Nous pensons pour notre part que la justice internationale ne peut aujourd’hui qu’apparaître hypocrite et perdre toute crédibilité si l’impunité quasi totale des puissants persiste. Dans ces conditions, s’il convient de soutenir les actions utiles de la CPI, on peut espérer que les grandes ONG, celles en particulier qui ont un rôle consultatif auprès de la Cour, essaieront d’obtenir la suppression ou la modification des articles contestables de son Statut lors de la procédure de révision prévue en 2009, parallèlement aux efforts faits pour le respect par nos pays de leurs engagements internationaux liés à la fois au Statut de la Cour et aux Conventions et Protocoles de Genève.

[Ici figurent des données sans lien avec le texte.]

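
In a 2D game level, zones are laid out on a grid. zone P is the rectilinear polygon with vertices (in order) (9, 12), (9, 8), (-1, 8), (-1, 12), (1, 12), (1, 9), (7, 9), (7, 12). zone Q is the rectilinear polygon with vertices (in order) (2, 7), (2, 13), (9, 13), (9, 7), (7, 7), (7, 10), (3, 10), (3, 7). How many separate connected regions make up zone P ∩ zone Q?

2

zone P ∩ zone Q splits into 2 disjoint pieces (area 8, area 1).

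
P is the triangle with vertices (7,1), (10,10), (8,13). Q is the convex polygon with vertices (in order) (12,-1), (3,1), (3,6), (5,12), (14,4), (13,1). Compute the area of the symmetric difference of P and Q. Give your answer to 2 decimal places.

85.73

|P| = 13.5, |Q| = 87.5, |P∩Q| = 7.6356.
|P △ Q| = |P| + |Q| − 2·|P∩Q| = 13.5 + 87.5 − 15.2712 = 85.73.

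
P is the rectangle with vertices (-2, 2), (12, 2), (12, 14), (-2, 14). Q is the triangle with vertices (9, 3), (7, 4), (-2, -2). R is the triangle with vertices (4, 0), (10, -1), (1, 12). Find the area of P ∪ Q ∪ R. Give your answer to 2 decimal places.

By inclusion–exclusion:
Individual areas: |P| = 168, |Q| = 10.5, |R| = 34.5.
|P∩Q| = 4.9.
|P∩R| = 22.1154.
|Q∩R| = 5.4431.
|P∩Q∩R| = 3.2921.
|P ∪ Q ∪ R| = 213 − 32.4585 + 3.2921 = 183.83.

183.83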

Cela dit, on ne peut pas espérer de progrès réels à court terme de la part des juridictions internationales. Il nous semble d’autant plus nécessaire d’agir pour que soit effectivement mise en œuvre dans nos pays la compétence universelle. Les démarches déjà effectuées dans ce sens, avec les plaintes déposées en Belgique dans le passé et celles déposées plus récemment en Allemagne et en France contre de hauts responsables des Etats-Unis vont dans ce sens. Ceci bien entendu n’a des chances de succès, même partiels et limités à court terme, qu’avec l’aide de l’opinion publique. Même sans illusion sur les possibilités actuelles d’arrêter et de faire passer en jugement les dirigeants d’Etats puissants, des poursuites dans les cas pertinents pourraient leur interdire l’entrée dans nos pays, au moins après la fin de leurs fonctions. Ce serait déjà là un signe fort contre l’impunité.